On Mya Kerner’s otherwise mundane commute home, following days of dreary winter skies, and two weeks after moving to Seattle from her native Philadelphia, “the clouds finally broke and the mountains came into view,” she recalls. “That was the first time I clearly saw the Pacific Northwest landscape.” In the area to study permaculture, she was in the process of learning how to comprehend the landscape in order to observe and adapt. “My perception and understanding began to change,” says the artist. “My paintings became a way to process all the new information I was receiving.”
In her work, she both extols and dissects the language of mountain ranges with expressive lines and swaths of color. Her current practice begins outdoors, whether she’s sketching in the French Pyrenees or the North Cascades. Back in her studio, she develops more drawings and studies from her field sketches before painting the completed composition. “The final image is a process of abstraction,” notes the artist. Rather than true representation, “I am mostly interested in capturing the memory of the experience, which includes the energy of the landscape.”
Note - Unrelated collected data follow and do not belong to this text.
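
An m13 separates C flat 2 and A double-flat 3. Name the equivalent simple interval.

minor 6th

Take out an octave (7 from the number): 13 − 7 = 6.
Quality carries through unchanged, so the simple form is a minor sixth.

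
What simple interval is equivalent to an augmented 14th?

Each octave removed subtracts seven from the number: 14 − 7 = 7.
So an augmented fourteenth is an octave plus an augmented seventh. The quality is unchanged.

A7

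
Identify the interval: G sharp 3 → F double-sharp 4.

major 7th

G to F spans seven letter names (G-A-B-C-D-E-F), so the interval is some kind of seventh.
G#3 to F##4 is 11 semitones, matching the major seventh exactly, so the quality is major.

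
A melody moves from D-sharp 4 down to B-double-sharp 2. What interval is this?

Descending from D#4 to B##2 is the same interval as ascending B##2 to D#4.
B to D spans three letter names (B-C-D), plus an octave: a tenth.
B##2 to D#4 spans 14 semitones — two semitones narrower than the major tenth (16) — giving a diminished tenth.
(Equivalently, a compound diminished third: a diminished third plus an octave.)

d10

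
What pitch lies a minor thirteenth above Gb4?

Ebb6

The thirteenth's letter: G up six letter names plus an octave → E.
A minor thirteenth is 20 semitones; 20 semitones up from Gb4 gives Ebb6.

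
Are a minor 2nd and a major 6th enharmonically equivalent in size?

A minor second is 1 semitone but a major sixth is 9 semitones — different sizes.

No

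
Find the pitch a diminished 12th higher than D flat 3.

A double-flat 4

Five letters up from D (plus an octave) reaches A.
Moving 18 semitones up from Db3 (the size of a diminished twelfth) reaches Abb4.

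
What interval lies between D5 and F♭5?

diminished 3rd

D to F spans three letter names (D-E-F) — that makes it a third of some quality.
A major third would be 4 semitones; D5 to Fb5 is 2, two semitones narrower, so the interval is diminished.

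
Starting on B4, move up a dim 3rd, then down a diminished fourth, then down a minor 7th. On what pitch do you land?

B4 up a diminished third → Db5 (2 semitones).
Db5 down a diminished fourth → A4 (4 semitones).
Down a minor seventh from A4: B3 (10 semitones down).

B3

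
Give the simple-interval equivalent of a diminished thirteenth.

diminished sixth

Subtracting seven from the interval number removes an octave: 13 − 7 = 6.
That makes a diminished thirteenth a compound diminished sixth — an octave plus a diminished sixth.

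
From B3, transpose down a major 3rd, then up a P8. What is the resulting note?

B3 down a major third → G3 (4 semitones).
A perfect octave up from G3 is G4.

G4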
Kerner conveys this topographical physicality through her oil paints. Instead of brushes, “I’m sculpting with spatulas and X-Acto knives,” she explains, adding and scraping away paint to diversify texture. “Then I interrupt and fragment these fields of color with zigzag lines of graphite.” Working on panels “allows me to use more force than on canvas,” she shares.
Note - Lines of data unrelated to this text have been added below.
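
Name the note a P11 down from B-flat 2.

F 1

Counting four letter names plus an octave down from B lands on F.
Moving 17 semitones down from Bb2 (the size of a perfect eleventh) reaches F1.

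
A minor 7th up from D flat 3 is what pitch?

C flat 4

Counting seven letter names up from D lands on C.
A minor seventh spans 10 semitones, so from Db3 the target pitch is Cb4.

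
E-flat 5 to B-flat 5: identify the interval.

E to B spans five letter names (E-F-G-A-B): a fifth.
The perfect fifth spans 7 semitones, and Eb5 to Bb5 is exactly 7 semitones — so this is a perfect fifth.

perfect 5th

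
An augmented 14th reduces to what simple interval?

Take out an octave (7 from the number): 14 − 7 = 7.
So an augmented fourteenth is an octave plus an augmented seventh. The quality is unchanged.

augmented seventh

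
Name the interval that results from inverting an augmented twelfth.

diminished fourth

First reduce the compound augmented twelfth to its simple form, an augmented fifth.
The rule of nine gives the new number: 9 − 5 = 4, so a fifth becomes a fourth.
The quality also flips — augmented becomes diminished — giving a diminished fourth.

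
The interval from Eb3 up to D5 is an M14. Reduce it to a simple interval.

M7

Each octave removed subtracts seven from the number: 14 − 7 = 7.
That makes a major fourteenth a compound major seventh — an octave plus a major seventh.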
This frenetic line-work naturally evolved into the artist’s mountain sculptures–forms of wire bent to recreate the ancient energy of tectonic plates smashing together–highlighting effects of the forces of nature on the mountain over time. In her installation “Filaments XII,” commissioned by JW Architects, “the sculpture changes based on your movements, just like the mountains change form as you move” says Kerner. “It first seems like a nest of wire hanging above you. Then, as you walk up the stairs, the image becomes clear.”
Her overall perspective has also expanded beyond that moment of sublime. “You can’t make relevant landscape art today without having some sense of ecological crisis,” she notes. At her show this past spring at Linda Hodges Gallery, the humble rocks that have fallen from the mountains took center stage, and it’s an idea she’ll expand further during her next show there in January. “I’ve started to pay attention to what’s happening at the human level when we’re spending so much time idealizing these images of grandeur,” explains Kerner. Instead of recreating nature as separate objects of beauty, “I want my work to remind people that nature is within us as well. We all have our feet on the same earth.”